'Trusted Traveler' may streamline airport security
- 18 March, 2002 08:00
Symbol Technologies, a major manufacturer of wireless data terminals and bar code scanners used to track baggage and passengers at airports, is working with partner technology companies to develop a security screening system to identify airline passengers, a company executive disclosed last Friday.
The effort under development, called the Trusted Traveler System, would allow pre-screened travelers to pass through airport security checkpoints quickly, avoiding the long lines and congestion that have become synonymous with airport security in the wake of Sept. 11.
Based on the group's preliminary plans, people who applied for the program would be pre-screened by the airlines, having their profiles checked against a number of state and federal databases. Once at the airport, passengers would be identified, either with biometric devices such as hand-scanners or with something as simple as a state driver license. At that time, the system would be able to cross-reference the passenger's identification with resources such as the FBI watch list and a federal passenger profiling system known as CAPS, or Computer-Assisted Passenger Screening.
"It's hard to find the bad guys, but if we know who the good guys are, then we can streamline security for those people," said Tom Roslak, senior director of airport and airline applications at Holtsville, New York-based Symbol Technologies.
Participating in the group with Symbol Technologies are IT companies that make database software and manage system integration, Roslak said.
"We work with airlines and large integration partners to create the system.

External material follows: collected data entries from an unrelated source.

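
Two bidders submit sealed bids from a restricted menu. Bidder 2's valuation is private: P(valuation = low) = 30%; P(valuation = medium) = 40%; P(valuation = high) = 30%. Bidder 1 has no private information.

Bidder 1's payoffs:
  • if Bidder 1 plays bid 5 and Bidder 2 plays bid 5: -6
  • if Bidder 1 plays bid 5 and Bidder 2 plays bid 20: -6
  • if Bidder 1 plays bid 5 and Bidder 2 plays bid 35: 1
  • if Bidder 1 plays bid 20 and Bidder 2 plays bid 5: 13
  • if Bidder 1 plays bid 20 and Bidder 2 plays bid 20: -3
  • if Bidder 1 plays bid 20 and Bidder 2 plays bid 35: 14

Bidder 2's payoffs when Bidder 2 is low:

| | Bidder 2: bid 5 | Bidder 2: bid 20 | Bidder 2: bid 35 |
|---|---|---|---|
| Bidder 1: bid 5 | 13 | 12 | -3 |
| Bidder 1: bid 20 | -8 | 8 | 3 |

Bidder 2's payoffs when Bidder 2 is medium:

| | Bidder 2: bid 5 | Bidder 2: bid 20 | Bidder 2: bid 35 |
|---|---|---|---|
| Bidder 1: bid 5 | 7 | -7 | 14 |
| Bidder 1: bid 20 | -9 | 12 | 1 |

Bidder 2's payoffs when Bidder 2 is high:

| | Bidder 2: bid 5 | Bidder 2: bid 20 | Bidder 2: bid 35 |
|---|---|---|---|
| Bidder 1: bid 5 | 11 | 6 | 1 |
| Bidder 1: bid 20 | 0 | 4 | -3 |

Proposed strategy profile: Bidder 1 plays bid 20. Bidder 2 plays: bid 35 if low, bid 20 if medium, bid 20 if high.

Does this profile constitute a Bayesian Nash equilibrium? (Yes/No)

No

Bidder 1 plays bid 20: E[bid 20] = 0.3·(14) + 0.4·(-3) + 0.3·(-3) = 2.1; E[bid 5] = -3.9. Best-responding. ✓
Bidder 2 (valuation low), facing bid 20: bid 5 gives -8, bid 20 gives 8, bid 35 gives 3. Proposed bid 35 is not best — profitable deviation exists. ✗
Bidder 2 (valuation medium), facing bid 20: bid 5 gives -9, bid 20 gives 12, bid 35 gives 1. Proposed bid 20 is best. ✓
Bidder 2 (valuation high), facing bid 20: bid 5 gives 0, bid 20 gives 4, bid 35 gives -3. Proposed bid 20 is best. ✓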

Our devices create a common fabric and are the eyes and ears of the system," he said.
The Washington Times and Washington Post newspapers last month each reported that an effort was under way to develop a security ID card for airline passengers that would rely on biometrics identification and be linked to government databases. The effort is headed up by a federal task force called the Credential Direct Agency Group (CDAG), the papers reported.
The system Symbol is working on would use a similar approach. It could end up looking like a program used by the U.S. Immigration and Naturalization Service to speed international travelers through airports, according to Roslak. That system uses hand-scanners to identify passengers who registered ahead of time in the security system.

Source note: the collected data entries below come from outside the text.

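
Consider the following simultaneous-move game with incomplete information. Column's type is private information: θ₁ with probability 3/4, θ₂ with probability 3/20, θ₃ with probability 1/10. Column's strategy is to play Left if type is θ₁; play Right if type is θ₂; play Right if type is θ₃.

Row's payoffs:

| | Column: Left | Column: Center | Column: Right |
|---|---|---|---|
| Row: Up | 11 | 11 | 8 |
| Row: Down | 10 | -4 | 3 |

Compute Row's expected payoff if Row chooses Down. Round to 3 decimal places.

Take the expectation over Column's type, weighting each type's action by its prior probability.
E[Down] = 3/4·10 + 3/20·3 + 1/10·3 = 15/2 + 9/20 + 3/10 = 33/4

8.250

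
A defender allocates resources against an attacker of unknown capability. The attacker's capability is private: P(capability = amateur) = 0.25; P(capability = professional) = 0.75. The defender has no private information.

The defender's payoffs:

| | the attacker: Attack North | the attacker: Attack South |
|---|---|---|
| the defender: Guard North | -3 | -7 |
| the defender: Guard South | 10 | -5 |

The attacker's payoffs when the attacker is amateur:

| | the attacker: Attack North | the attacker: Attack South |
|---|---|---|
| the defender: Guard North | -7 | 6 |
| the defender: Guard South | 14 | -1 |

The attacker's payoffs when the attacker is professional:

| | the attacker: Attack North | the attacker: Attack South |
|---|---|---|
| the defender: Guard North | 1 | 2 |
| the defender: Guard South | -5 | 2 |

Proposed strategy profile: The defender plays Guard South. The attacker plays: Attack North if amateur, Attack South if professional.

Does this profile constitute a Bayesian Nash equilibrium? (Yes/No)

Yes

A profile is a BNE iff every type of every player is best-responding given beliefs about the other side.
The defender plays Guard South: E[Guard South] = 0.25·(10) + 0.75·(-5) = -1.25; E[Guard North] = -6. Best-responding. ✓
The attacker (capability amateur), facing Guard South: Attack North gives 14, Attack South gives -1. Proposed Attack North is best. ✓
The attacker (capability professional), facing Guard South: Attack North gives -5, Attack South gives 2. Proposed Attack South is best. ✓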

The group will present its research to airlines and eventually to the Transportation Security Agency (TSA), a federal body created as a result of new airport security legislation, Roslak said.
The idea of passenger identification systems tied to federal databases has prompted some privacy advocates to cry foul. On Friday, the Electronic Privacy Information Center (EPIC), a Washington, D.C.-based advocacy group, filed a lawsuit against the U.S. Department of Transportation (DOT) to get the agency to disclose details about the CDAG.
EPIC filed a complaint in the U.S. District Court for the District of Columbia asking a judge to force the DOT to turn over documents related to the CDAG's work, according to EPIC's court filing.
"There needs to be public and congressional oversight and input (on the measures)," said David Sobel, general counsel for EPIC, who filed the suit. "We want to see this process opened up."
Symbol's role in its own project involves hardware, Roslak said. With a portfolio of nearly 600 patents in the areas of wireless handheld technology and bar code scanning, Symbol already supplies the airlines with a number of security systems. One system used at several major U.S. airports allows airlines to match passenger baggage with the passengers on each flight.
Symbol makes mobile handheld devices and bar-code scanning technology that facilitates the tracking of bags and passengers at airports. "Airlines use our handheld computers to make sure that a bag is only going on a plane if the person is on the plane," Roslak said.
Now a federally enforced program at North American airports, the bag-passenger matching system was first implemented at airports following the 1988 crash of Pan Am Flight 103 over Lockerbie, Scotland, which killed 270 people on board and on the ground. In that event, a bag carrying a bomb had been placed on the plane by a man who did not board.
"Now, due to recent events, the focus is on how do we know who people are and how do we check their credentials," Roslak said.
Earlier this month, four major IT vendors and integrators -- Oracle Corp., Sun Microsystems Inc., Electronic Data Systems Corp. (EDS) and PwC Consulting -- announced an effort called Known Traveler, which aims to fulfill a similar goal as the Trusted Traveler Program.
However, two major obstacles stand in the way of the efforts. First, who will pay for the systems? Congress has passed legislation that puts airport security in the hands of the federal government. Selling the government on the new technology has been a challenge, Roslak said. Then there is the issue of privacy.
"There are various ways to design these sorts of systems ... if we are going to employ them," EPIC's Sobel said. "Some are more respective of privacy rights than others."
The flip side to that debate emphasizes making the travel experience easier for heavy travelers. "Privacy is always an issue, and I think what some people are looking at in our industry is, basically: We can either streamline the (airport security) process or not," Roslak said.
"If you're willing to identify yourself to a certain degree, then things could be easier. If you don't want to participate, then you have to wait a little longer in line," he said.